3. The method of claim 1, wherein the status information includes a position, a speed, an acceleration, and a distance from an obstacle for each joint.

4. The method for planning operation of a robot in a confined space for reinforcement learning as set forth in claim 1, wherein the oscillation phenomenon is prevented during the movement a_t+1max＝m'_t+1*(a_t+1max-a_t+1min),a_t+1min＝a_t+1min+(1-m'_t+1)*(a_t+1max-a_t+1min).

5. The narrow space robot operation planning method for safety reinforcement learning according to claim 1, wherein the input quantity of the deep reinforcement learning algorithm is state information of a mechanical arm, and an Actor network and a Critic network are set for training; the network structure is 400 multiplied by 300 multiplied by 10 multiplied by 1, the hidden layers all use swish as an activation function, the output layer of the Actor network uses tanh as an activation function, and the output action range is [ -1,1].
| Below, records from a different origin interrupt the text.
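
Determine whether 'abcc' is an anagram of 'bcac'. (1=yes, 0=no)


Sort characters of 'abcc': 'abcc'
Sort characters of 'bcac': 'abcc'
Sorted forms match -> they ARE anagrams
Result: 1

1


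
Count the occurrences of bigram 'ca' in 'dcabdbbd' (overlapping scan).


Scanning 'dcabdbbd' for bigram 'ca':
  Position 0: 'dc' -> no
  Position 1: 'ca' -> MATCH
  Position 2: 'ab' -> no
  Position 3: 'bd' -> no
  Position 4: 'db' -> no
  Position 5: 'bb' -> no
  Position 6: 'bd' -> no
Total matches: 1

1


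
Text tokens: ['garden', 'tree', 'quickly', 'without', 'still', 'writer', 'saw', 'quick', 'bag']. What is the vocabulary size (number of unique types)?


Listing all tokens and tracking unique types:
  Token 1: 'garden' -> NEW (unique so far: 1)
  Token 2: 'tree' -> NEW (unique so far: 2)
  Token 3: 'quickly' -> NEW (unique so far: 3)
  Token 4: 'without' -> NEW (unique so far: 4)
  Token 5: 'still' -> NEW (unique so far: 5)
  Token 6: 'writer' -> NEW (unique so far: 6)
  Token 7: 'saw' -> NEW (unique so far: 7)
  Token 8: 'quick' -> NEW (unique so far: 8)
  Token 9: 'bag' -> NEW (unique so far: 9)
Unique types: ('bag', 'garden', 'quick', 'quickly', 'saw', 'still', 'tree', 'without', 'writer')
Vocabulary size: 9

9


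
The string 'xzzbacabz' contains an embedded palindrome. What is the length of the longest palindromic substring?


Scanning 'xzzbacabz' for palindromic substrings.
Substring at positions 2-8: 'zbacabz'.
Check: reverse('zbacabz') = 'zbacabz' -> palindrome confirmed.
Neighbouring characters ('z' / '-') break symmetry, so it cannot extend further.
No longer palindromic substring exists; longest length = 7

7


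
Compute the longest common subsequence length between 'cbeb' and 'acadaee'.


DP table for LCS of 'cbeb' and 'acadaee':
       a  c  a  d  a  e  e
    0  0  0  0  0  0  0  0
  c 0  0  1  1  1  1  1  1
  b 0  0  1  1  1  1  1  1
  e 0  0  1  1  1  1  2  2
  b 0  0  1  1  1  1  2  2
LCS: 'ce'
LCS length = 2

2


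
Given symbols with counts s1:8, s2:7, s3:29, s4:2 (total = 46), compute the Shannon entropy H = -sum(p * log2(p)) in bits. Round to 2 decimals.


Computing entropy H = -sum(p_i * log2(p_i)):
  s1: p = 8/46 = 0.1739, -p*log2(p) = 0.4389
  s2: p = 7/46 = 0.1522, -p*log2(p) = 0.4133
  s3: p = 29/46 = 0.6304, -p*log2(p) = 0.4196
  s4: p = 2/46 = 0.0435, -p*log2(p) = 0.1967
H = sum of terms = 1.4685
Rounded to 2 decimals: 1.47

1.47


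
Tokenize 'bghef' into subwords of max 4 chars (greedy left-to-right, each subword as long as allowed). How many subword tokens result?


'bghef' has 5 characters.
Chunking with max size 4:
  Chunk 1: 'bghe' (positions 0-3)
  Chunk 2: 'f' (positions 4-4)
Total chunks: ceil(5 / 4) = 2

2


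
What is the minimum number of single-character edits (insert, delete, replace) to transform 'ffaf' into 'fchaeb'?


Building DP table for s1='ffaf' (len 4) and s2='fchaeb' (len 6):
       f  c  h  a  e  b
    0  1  2  3  4  5  6
  f 1  0  1  2  3  4  5
  f 2  1  1  2  3  4  5
  a 3  2  2  2  2  3  4
  f 4  3  3  3  3  3  4
Edit distance = dp[4][6] = 4

4


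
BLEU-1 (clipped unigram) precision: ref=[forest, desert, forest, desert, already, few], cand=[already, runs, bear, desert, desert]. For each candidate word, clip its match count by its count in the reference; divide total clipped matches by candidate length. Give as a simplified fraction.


Reference word counts: {'already': 1, 'desert': 2, 'few': 1, 'forest': 2}
Checking each candidate word (with clipping):
  'already' -> in reference (ref count 1, used 1/1) -> match (matches: 1)
  'runs' -> not in reference -> no match (matches: 1)
  'bear' -> not in reference -> no match (matches: 1)
  'desert' -> in reference (ref count 2, used 1/2) -> match (matches: 2)
  'desert' -> in reference (ref count 2, used 2/2) -> match (matches: 3)
Clipped matches: 3, Candidate length: 5
Precision = 3/5

3/5


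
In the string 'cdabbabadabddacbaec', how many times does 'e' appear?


Scanning 'cdabbabadabddacbaec' for 'e':
  Position 17: 'e' -> MATCH (count: 1)
Total occurrences of 'e': 1

1


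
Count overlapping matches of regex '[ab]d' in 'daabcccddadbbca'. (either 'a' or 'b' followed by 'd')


Pattern: [ab]d means either 'a' or 'b' followed by 'd'.
Scanning 'daabcccddadbbca' position-by-position:
  Pos 0: window 'da' -> no
  Pos 1: window 'aa' -> no
  Pos 2: window 'ab' -> no
  Pos 3: window 'bc' -> no
  Pos 4: window 'cc' -> no
  Pos 5: window 'cc' -> no
  Pos 6: window 'cd' -> no
  Pos 7: window 'dd' -> no
  Pos 8: window 'da' -> no
  Pos 9: window 'ad' -> MATCH
  Pos 10: window 'db' -> no
  Pos 11: window 'bb' -> no
  Pos 12: window 'bc' -> no
  Pos 13: window 'ca' -> no
  Pos 14: window 'a' -> no
Total matches: 1

1


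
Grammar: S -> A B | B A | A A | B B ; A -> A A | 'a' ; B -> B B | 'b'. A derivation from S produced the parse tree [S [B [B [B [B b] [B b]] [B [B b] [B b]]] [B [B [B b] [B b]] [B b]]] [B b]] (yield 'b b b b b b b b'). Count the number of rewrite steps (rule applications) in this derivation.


Every bracketed nonterminal node [X ...] in the tree is produced by exactly one rule application.
Reading the tree off as a leftmost derivation:
  Step 1: S  =>  B B   (applied S -> B B)
  Step 2: B B  =>  B B B   (applied B -> B B)
  Step 3: B B B  =>  B B B B   (applied B -> B B)
  Step 4: B B B B  =>  B B B B B   (applied B -> B B)
  Step 5: B B B B B  =>  b B B B B   (applied B -> b)
  Step 6: b B B B B  =>  b b B B B   (applied B -> b)
  Step 7: b b B B B  =>  b b B B B B   (applied B -> B B)
  Step 8: b b B B B B  =>  b b b B B B   (applied B -> b)
  Step 9: b b b B B B  =>  b b b b B B   (applied B -> b)
  Step 10: b b b b B B  =>  b b b b B B B   (applied B -> B B)
  Step 11: b b b b B B B  =>  b b b b B B B B   (applied B -> B B)
  Step 12: b b b b B B B B  =>  b b b b b B B B   (applied B -> b)
  Step 13: b b b b b B B B  =>  b b b b b b B B   (applied B -> b)
  Step 14: b b b b b b B B  =>  b b b b b b b B   (applied B -> b)
  Step 15: b b b b b b b B  =>  b b b b b b b b   (applied B -> b)
Final yield: b b b b b b b b
Total rewrite steps: 15

15


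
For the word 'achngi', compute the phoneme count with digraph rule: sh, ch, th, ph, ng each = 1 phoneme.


Parsing 'achngi' greedily, digraphs first:
  'a' -> vowel phoneme (phonemes so far: 1)
  'ch' -> digraph (1 consonant phoneme) (phonemes so far: 2)
  'ng' -> digraph (1 consonant phoneme) (phonemes so far: 3)
  'i' -> vowel phoneme (phonemes so far: 4)
Total phonemes: 4

4


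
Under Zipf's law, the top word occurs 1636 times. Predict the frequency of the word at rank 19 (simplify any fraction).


Zipf's law: freq(rank) = f1 / rank
f1 = 1636, rank = 19
freq = 1636 / 19
GCD(1636, 19) = 1
Simplified: 1636/19

1636/19


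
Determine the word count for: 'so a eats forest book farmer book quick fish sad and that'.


Counting words by splitting on spaces:
  Word 1: 'so'
  Word 2: 'a'
  Word 3: 'eats'
  Word 4: 'forest'
  Word 5: 'book'
  Word 6: 'farmer'
  Word 7: 'book'
  Word 8: 'quick'
  Word 9: 'fish'
  Word 10: 'sad'
  Word 11: 'and'
  Word 12: 'that'
Total words: 12

12


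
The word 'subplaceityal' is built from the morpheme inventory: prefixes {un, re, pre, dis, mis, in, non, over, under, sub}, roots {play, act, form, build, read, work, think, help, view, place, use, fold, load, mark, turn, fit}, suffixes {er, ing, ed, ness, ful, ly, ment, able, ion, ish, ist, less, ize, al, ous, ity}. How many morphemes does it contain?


Segmenting 'subplaceityal' against the inventory:
  'sub' -> prefix (morpheme 1)
  'place' -> root (morpheme 2)
  'ity' -> suffix (morpheme 3)
  'al' -> suffix (morpheme 4)
Total morphemes: 4

4


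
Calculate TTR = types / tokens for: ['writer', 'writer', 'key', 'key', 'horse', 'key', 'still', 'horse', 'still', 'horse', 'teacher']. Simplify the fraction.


Tokens: 11
Unique types: ('horse', 'key', 'still', 'teacher', 'writer') = 5
TTR = 5/11
Already in lowest terms.

5/11


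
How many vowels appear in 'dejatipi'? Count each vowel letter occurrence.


Scanning each character of 'dejatipi':
  Position 1: 'd' -> consonant (running count: 0)
  Position 2: 'e' -> vowel (running count: 1)
  Position 3: 'j' -> consonant (running count: 1)
  Position 4: 'a' -> vowel (running count: 2)
  Position 5: 't' -> consonant (running count: 2)
  Position 6: 'i' -> vowel (running count: 3)
  Position 7: 'p' -> consonant (running count: 3)
  Position 8: 'i' -> vowel (running count: 4)
Total vowels: 4

4


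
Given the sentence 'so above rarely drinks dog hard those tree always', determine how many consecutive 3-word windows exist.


Word trigrams from [9] words:
  Trigram 1: (so above rarely)
  Trigram 2: (above rarely drinks)
  Trigram 3: (rarely drinks dog)
  Trigram 4: (drinks dog hard)
  Trigram 5: (dog hard those)
  Trigram 6: (hard those tree)
  Trigram 7: (those tree always)
Total word trigrams: 9 - 2 = 7

7


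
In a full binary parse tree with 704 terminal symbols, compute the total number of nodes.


Leaf nodes (terminals): 704
Internal nodes = n - 1 = 704 - 1 = 703
Total = leaves + internal = 704 + 703 = 1407

1407


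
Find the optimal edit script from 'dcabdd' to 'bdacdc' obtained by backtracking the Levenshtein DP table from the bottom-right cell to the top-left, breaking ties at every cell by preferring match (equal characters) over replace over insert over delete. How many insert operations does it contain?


Edit distance = 4. Backtracking from cell (6, 6) with preference match > replace > insert > delete,
then listing the resulting alignment 'dcabdd' -> 'bdacdc' left to right:
  Step 1: replace d->b
  Step 2: replace c->d
  Step 3: keep 'a'
  Step 4: replace b->c
  Step 5: keep 'd'
  Step 6: replace d->c
Total insertions: 0

0


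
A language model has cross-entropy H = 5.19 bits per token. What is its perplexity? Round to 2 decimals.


Perplexity formula: PP = 2^H
H = 5.19
PP = 2^5.19
Decompose: 2^5.19 = 2^5 * 2^0.19
2^5 = 32, 2^0.19 ~ 1.1407637
PP ~ 32 * 1.1407637 = 36.5044384
Rounded to 2 decimals: 36.50

36.50


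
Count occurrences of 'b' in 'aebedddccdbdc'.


Scanning 'aebedddccdbdc' for 'b':
  Position 2: 'b' -> MATCH (count: 1)
  Position 10: 'b' -> MATCH (count: 2)
Total occurrences of 'b': 2

2


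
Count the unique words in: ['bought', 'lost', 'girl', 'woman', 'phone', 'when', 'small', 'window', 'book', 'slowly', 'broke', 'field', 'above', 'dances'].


Listing all tokens and tracking unique types:
  Token 1: 'bought' -> NEW (unique so far: 1)
  Token 2: 'lost' -> NEW (unique so far: 2)
  Token 3: 'girl' -> NEW (unique so far: 3)
  Token 4: 'woman' -> NEW (unique so far: 4)
  Token 5: 'phone' -> NEW (unique so far: 5)
  Token 6: 'when' -> NEW (unique so far: 6)
  Token 7: 'small' -> NEW (unique so far: 7)
  Token 8: 'window' -> NEW (unique so far: 8)
  Token 9: 'book' -> NEW (unique so far: 9)
  Token 10: 'slowly' -> NEW (unique so far: 10)
  Token 11: 'broke' -> NEW (unique so far: 11)
  Token 12: 'field' -> NEW (unique so far: 12)
  Token 13: 'above' -> NEW (unique so far: 13)
  Token 14: 'dances' -> NEW (unique so far: 14)
Unique types: ('above', 'book', 'bought', 'broke', 'dances', 'field', 'girl', 'lost', 'phone', 'slowly', 'small', 'when', 'window', 'woman')
Vocabulary size: 14

14


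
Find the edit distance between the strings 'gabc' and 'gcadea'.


Building DP table for s1='gabc' (len 4) and s2='gcadea' (len 6):
       g  c  a  d  e  a
    0  1  2  3  4  5  6
  g 1  0  1  2  3  4  5
  a 2  1  1  1  2  3  4
  b 3  2  2  2  2  3  4
  c 4  3  2  3  3  3  4
Edit distance = dp[4][6] = 4

4


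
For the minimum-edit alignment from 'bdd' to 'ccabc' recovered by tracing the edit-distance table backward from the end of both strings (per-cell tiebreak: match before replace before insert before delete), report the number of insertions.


Edit distance = 5. Backtracking from cell (3, 5) with preference match > replace > insert > delete,
then listing the resulting alignment 'bdd' -> 'ccabc' left to right:
  Step 1: insert 'c' [insertion #1]
  Step 2: insert 'c' [insertion #2]
  Step 3: replace b->a
  Step 4: replace d->b
  Step 5: replace d->c
Total insertions: 2

2


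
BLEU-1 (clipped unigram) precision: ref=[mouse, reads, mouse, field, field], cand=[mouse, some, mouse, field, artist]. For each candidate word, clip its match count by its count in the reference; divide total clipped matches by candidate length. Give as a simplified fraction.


Reference word counts: {'field': 2, 'mouse': 2, 'reads': 1}
Checking each candidate word (with clipping):
  'mouse' -> in reference (ref count 2, used 1/2) -> match (matches: 1)
  'some' -> not in reference -> no match (matches: 1)
  'mouse' -> in reference (ref count 2, used 2/2) -> match (matches: 2)
  'field' -> in reference (ref count 2, used 1/2) -> match (matches: 3)
  'artist' -> not in reference -> no match (matches: 3)
Clipped matches: 3, Candidate length: 5
Precision = 3/5

3/5


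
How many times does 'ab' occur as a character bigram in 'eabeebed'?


Scanning 'eabeebed' for bigram 'ab':
  Position 0: 'ea' -> no
  Position 1: 'ab' -> MATCH
  Position 2: 'be' -> no
  Position 3: 'ee' -> no
  Position 4: 'eb' -> no
  Position 5: 'be' -> no
  Position 6: 'ed' -> no
Total matches: 1

1


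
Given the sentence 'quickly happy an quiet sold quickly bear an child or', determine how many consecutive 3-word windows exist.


Word trigrams from [10] words:
  Trigram 1: (quickly happy an)
  Trigram 2: (happy an quiet)
  Trigram 3: (an quiet sold)
  Trigram 4: (quiet sold quickly)
  Trigram 5: (sold quickly bear)
  Trigram 6: (quickly bear an)
  Trigram 7: (bear an child)
  Trigram 8: (an child or)
Total word trigrams: 10 - 2 = 8

8


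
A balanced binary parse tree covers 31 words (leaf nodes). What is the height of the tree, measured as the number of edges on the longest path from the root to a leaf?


In a balanced binary tree with n leaves the deepest leaf is ceil(log2(n)) edges below the root.
log2(31) = 4.9542
ceil(4.9542) = 5
height (edges) = 5

5


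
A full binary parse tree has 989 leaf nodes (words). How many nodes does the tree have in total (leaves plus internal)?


Leaf nodes (terminals): 989
Internal nodes = n - 1 = 989 - 1 = 988
Total = leaves + internal = 989 + 988 = 1977

1977


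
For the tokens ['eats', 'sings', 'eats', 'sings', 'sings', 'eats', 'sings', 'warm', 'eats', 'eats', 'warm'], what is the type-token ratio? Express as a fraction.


Tokens: 11
Unique types: ('eats', 'sings', 'warm') = 3
TTR = 3/11
Already in lowest terms.

3/11


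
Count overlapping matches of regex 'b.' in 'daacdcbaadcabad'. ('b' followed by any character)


Pattern: b. means 'b' followed by any character.
Scanning 'daacdcbaadcabad' position-by-position:
  Pos 0: window 'da' -> no
  Pos 1: window 'aa' -> no
  Pos 2: window 'ac' -> no
  Pos 3: window 'cd' -> no
  Pos 4: window 'dc' -> no
  Pos 5: window 'cb' -> no
  Pos 6: window 'ba' -> MATCH
  Pos 7: window 'aa' -> no
  Pos 8: window 'ad' -> no
  Pos 9: window 'dc' -> no
  Pos 10: window 'ca' -> no
  Pos 11: window 'ab' -> no
  Pos 12: window 'ba' -> MATCH
  Pos 13: window 'ad' -> no
  Pos 14: window 'd' -> no
Total matches: 2

2


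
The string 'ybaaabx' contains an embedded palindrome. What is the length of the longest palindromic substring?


Scanning 'ybaaabx' for palindromic substrings.
Substring at positions 1-5: 'baaab'.
Check: reverse('baaab') = 'baaab' -> palindrome confirmed.
Neighbouring characters ('y' / 'x') break symmetry, so it cannot extend further.
No longer palindromic substring exists; longest length = 5

5


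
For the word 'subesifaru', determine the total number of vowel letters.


Scanning each character of 'subesifaru':
  Position 1: 's' -> consonant (running count: 0)
  Position 2: 'u' -> vowel (running count: 1)
  Position 3: 'b' -> consonant (running count: 1)
  Position 4: 'e' -> vowel (running count: 2)
  Position 5: 's' -> consonant (running count: 2)
  Position 6: 'i' -> vowel (running count: 3)
  Position 7: 'f' -> consonant (running count: 3)
  Position 8: 'a' -> vowel (running count: 4)
  Position 9: 'r' -> consonant (running count: 4)
  Position 10: 'u' -> vowel (running count: 5)
Total vowels: 5

5


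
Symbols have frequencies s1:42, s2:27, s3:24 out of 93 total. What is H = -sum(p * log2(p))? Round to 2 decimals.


Computing entropy H = -sum(p_i * log2(p_i)):
  s1: p = 42/93 = 0.4516, -p*log2(p) = 0.5179
  s2: p = 27/93 = 0.2903, -p*log2(p) = 0.5180
  s3: p = 24/93 = 0.2581, -p*log2(p) = 0.5043
H = sum of terms = 1.5402
Rounded to 2 decimals: 1.54

1.54


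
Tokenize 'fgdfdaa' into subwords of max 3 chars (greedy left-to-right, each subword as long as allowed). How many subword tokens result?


'fgdfdaa' has 7 characters.
Chunking with max size 3:
  Chunk 1: 'fgd' (positions 0-2)
  Chunk 2: 'fda' (positions 3-5)
  Chunk 3: 'a' (positions 6-6)
Total chunks: ceil(7 / 3) = 3

3


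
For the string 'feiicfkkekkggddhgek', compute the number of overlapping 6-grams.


String 'feiicfkkekkggddhgek' has length L = 19.
Number of overlapping n-grams = L - n + 1
Substituting: 19 - 6 + 1 = 14

14


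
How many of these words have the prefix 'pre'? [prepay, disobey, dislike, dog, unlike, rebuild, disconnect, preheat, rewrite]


Checking each word for prefix 'pre':
  'prepay' -> YES, starts with 'pre' (count: 1)
  'disobey' -> no (count: 1)
  'dislike' -> no (count: 1)
  'dog' -> no (count: 1)
  'unlike' -> no (count: 1)
  'rebuild' -> no (count: 1)
  'disconnect' -> no (count: 1)
  'preheat' -> YES, starts with 'pre' (count: 2)
  'rewrite' -> no (count: 2)
Total with prefix 'pre': 2

2


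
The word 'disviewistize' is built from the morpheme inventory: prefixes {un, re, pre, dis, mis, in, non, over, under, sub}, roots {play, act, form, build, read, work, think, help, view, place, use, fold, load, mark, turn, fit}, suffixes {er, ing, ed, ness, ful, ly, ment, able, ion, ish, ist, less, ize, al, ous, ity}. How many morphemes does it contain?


Segmenting 'disviewistize' against the inventory:
  'dis' -> prefix (morpheme 1)
  'view' -> root (morpheme 2)
  'ist' -> suffix (morpheme 3)
  'ize' -> suffix (morpheme 4)
Total morphemes: 4

4


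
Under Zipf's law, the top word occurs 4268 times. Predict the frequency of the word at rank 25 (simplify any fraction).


Zipf's law: freq(rank) = f1 / rank
f1 = 4268, rank = 25
freq = 4268 / 25
GCD(4268, 25) = 1
Simplified: 4268/25

4268/25


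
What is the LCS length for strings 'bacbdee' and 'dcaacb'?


DP table for LCS of 'bacbdee' and 'dcaacb':
       d  c  a  a  c  b
    0  0  0  0  0  0  0
  b 0  0  0  0  0  0  1
  a 0  0  0  1  1  1  1
  c 0  0  1  1  1  2  2
  b 0  0  1  1  1  2  3
  d 0  1  1  1  1  2  3
  e 0  1  1  1  1  2  3
  e 0  1  1  1  1  2  3
LCS: 'acb'
LCS length = 3

3


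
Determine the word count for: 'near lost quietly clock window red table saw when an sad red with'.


Counting words by splitting on spaces:
  Word 1: 'near'
  Word 2: 'lost'
  Word 3: 'quietly'
  Word 4: 'clock'
  Word 5: 'window'
  Word 6: 'red'
  Word 7: 'table'
  Word 8: 'saw'
  Word 9: 'when'
  Word 10: 'an'
  Word 11: 'sad'
  Word 12: 'red'
  Word 13: 'with'
Total words: 13

13


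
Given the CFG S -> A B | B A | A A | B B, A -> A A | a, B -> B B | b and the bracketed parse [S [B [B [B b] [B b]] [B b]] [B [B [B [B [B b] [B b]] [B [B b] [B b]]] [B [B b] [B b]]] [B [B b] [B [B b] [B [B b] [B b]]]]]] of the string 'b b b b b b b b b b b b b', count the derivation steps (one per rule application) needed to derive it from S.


Every bracketed nonterminal node [X ...] in the tree is produced by exactly one rule application.
Reading the tree off as a leftmost derivation:
  Step 1: S  =>  B B   (applied S -> B B)
  Step 2: B B  =>  B B B   (applied B -> B B)
  Step 3: B B B  =>  B B B B   (applied B -> B B)
  Step 4: B B B B  =>  b B B B   (applied B -> b)
  Step 5: b B B B  =>  b b B B   (applied B -> b)
  Step 6: b b B B  =>  b b b B   (applied B -> b)
  Step 7: b b b B  =>  b b b B B   (applied B -> B B)
  Step 8: b b b B B  =>  b b b B B B   (applied B -> B B)
  Step 9: b b b B B B  =>  b b b B B B B   (applied B -> B B)
  Step 10: b b b B B B B  =>  b b b B B B B B   (applied B -> B B)
  Step 11: b b b B B B B B  =>  b b b b B B B B   (applied B -> b)
  Step 12: b b b b B B B B  =>  b b b b b B B B   (applied B -> b)
  Step 13: b b b b b B B B  =>  b b b b b B B B B   (applied B -> B B)
  Step 14: b b b b b B B B B  =>  b b b b b b B B B   (applied B -> b)
  Step 15: b b b b b b B B B  =>  b b b b b b b B B   (applied B -> b)
  Step 16: b b b b b b b B B  =>  b b b b b b b B B B   (applied B -> B B)
  Step 17: b b b b b b b B B B  =>  b b b b b b b b B B   (applied B -> b)
  Step 18: b b b b b b b b B B  =>  b b b b b b b b b B   (applied B -> b)
  Step 19: b b b b b b b b b B  =>  b b b b b b b b b B B   (applied B -> B B)
  Step 20: b b b b b b b b b B B  =>  b b b b b b b b b b B   (applied B -> b)
  Step 21: b b b b b b b b b b B  =>  b b b b b b b b b b B B   (applied B -> B B)
  Step 22: b b b b b b b b b b B B  =>  b b b b b b b b b b b B   (applied B -> b)
  Step 23: b b b b b b b b b b b B  =>  b b b b b b b b b b b B B   (applied B -> B B)
  Step 24: b b b b b b b b b b b B B  =>  b b b b b b b b b b b b B   (applied B -> b)
  Step 25: b b b b b b b b b b b b B  =>  b b b b b b b b b b b b b   (applied B -> b)
Final yield: b b b b b b b b b b b b b
Total rewrite steps: 25

25


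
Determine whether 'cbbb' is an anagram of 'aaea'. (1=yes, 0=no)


Sort characters of 'cbbb': 'bbbc'
Sort characters of 'aaea': 'aaae'
Sorted forms differ -> they are NOT anagrams
Result: 0

0


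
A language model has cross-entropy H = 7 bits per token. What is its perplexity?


Perplexity formula: PP = 2^H
H = 7
PP = 2^7
Steps: 2^1 = 2, 2^2 = 4, 2^3 = 8, 2^4 = 16, 2^5 = 32, 2^6 = 64, 2^7 = 128
PP = 128

128


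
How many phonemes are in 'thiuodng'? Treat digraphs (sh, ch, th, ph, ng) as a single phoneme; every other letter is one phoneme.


Parsing 'thiuodng' greedily, digraphs first:
  'th' -> digraph (1 consonant phoneme) (phonemes so far: 1)
  'i' -> vowel phoneme (phonemes so far: 2)
  'u' -> vowel phoneme (phonemes so far: 3)
  'o' -> vowel phoneme (phonemes so far: 4)
  'd' -> consonant phoneme (phonemes so far: 5)
  'ng' -> digraph (1 consonant phoneme) (phonemes so far: 6)
Total phonemes: 6

6


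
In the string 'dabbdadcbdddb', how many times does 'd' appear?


Scanning 'dabbdadcbdddb' for 'd':
  Position 0: 'd' -> MATCH (count: 1)
  Position 4: 'd' -> MATCH (count: 2)
  Position 6: 'd' -> MATCH (count: 3)
  Position 9: 'd' -> MATCH (count: 4)
  Position 10: 'd' -> MATCH (count: 5)
  Position 11: 'd' -> MATCH (count: 6)
Total occurrences of 'd': 6

6


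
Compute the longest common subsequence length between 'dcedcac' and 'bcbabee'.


DP table for LCS of 'dcedcac' and 'bcbabee':
       b  c  b  a  b  e  e
    0  0  0  0  0  0  0  0
  d 0  0  0  0  0  0  0  0
  c 0  0  1  1  1  1  1  1
  e 0  0  1  1  1  1  2  2
  d 0  0  1  1  1  1  2  2
  c 0  0  1  1  1  1  2  2
  a 0  0  1  1  2  2  2  2
  c 0  0  1  1  2  2  2  2
LCS: 'ce'
LCS length = 2

2


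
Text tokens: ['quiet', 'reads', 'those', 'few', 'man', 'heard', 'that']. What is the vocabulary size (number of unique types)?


Listing all tokens and tracking unique types:
  Token 1: 'quiet' -> NEW (unique so far: 1)
  Token 2: 'reads' -> NEW (unique so far: 2)
  Token 3: 'those' -> NEW (unique so far: 3)
  Token 4: 'few' -> NEW (unique so far: 4)
  Token 5: 'man' -> NEW (unique so far: 5)
  Token 6: 'heard' -> NEW (unique so far: 6)
  Token 7: 'that' -> NEW (unique so far: 7)
Unique types: ('few', 'heard', 'man', 'quiet', 'reads', 'that', 'those')
Vocabulary size: 7

7


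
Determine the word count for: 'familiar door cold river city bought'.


Counting words by splitting on spaces:
  Word 1: 'familiar'
  Word 2: 'door'
  Word 3: 'cold'
  Word 4: 'river'
  Word 5: 'city'
  Word 6: 'bought'
Total words: 6

6


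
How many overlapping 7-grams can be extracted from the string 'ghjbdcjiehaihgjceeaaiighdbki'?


String 'ghjbdcjiehaihgjceeaaiighdbki' has length L = 28.
Number of overlapping n-grams = L - n + 1
Substituting: 28 - 7 + 1 = 22

22


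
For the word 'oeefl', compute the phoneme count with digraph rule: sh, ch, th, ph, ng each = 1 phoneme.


Parsing 'oeefl' greedily, digraphs first:
  'o' -> vowel phoneme (phonemes so far: 1)
  'e' -> vowel phoneme (phonemes so far: 2)
  'e' -> vowel phoneme (phonemes so far: 3)
  'f' -> consonant phoneme (phonemes so far: 4)
  'l' -> consonant phoneme (phonemes so far: 5)
Total phonemes: 5

5


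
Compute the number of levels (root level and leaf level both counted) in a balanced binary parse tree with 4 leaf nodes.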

6. The narrow space robotic work planning method of claim 1, wherein the reward function for the deep reinforcement learning is R = R _target-R_action-R_adaptation-R_distance comprising four terms, the first term R _target being a reward term for arm tip to target point distance for training the arm to approach the target point; the second term R _action is an action penalty term to avoid actions too close to the limit; the third term R _adaptation is a brake penalty term, which is 1 when the action collides to execute the braking action, otherwise, is 0; and the fourth term R _distance is a distance penalty term, and if the distance between the rod pieces of the mechanical arm and between each rod piece and the obstacle after the replacement action is executed is smaller than a certain threshold value, a penalty term 1 is applied, otherwise, the penalty term is 0.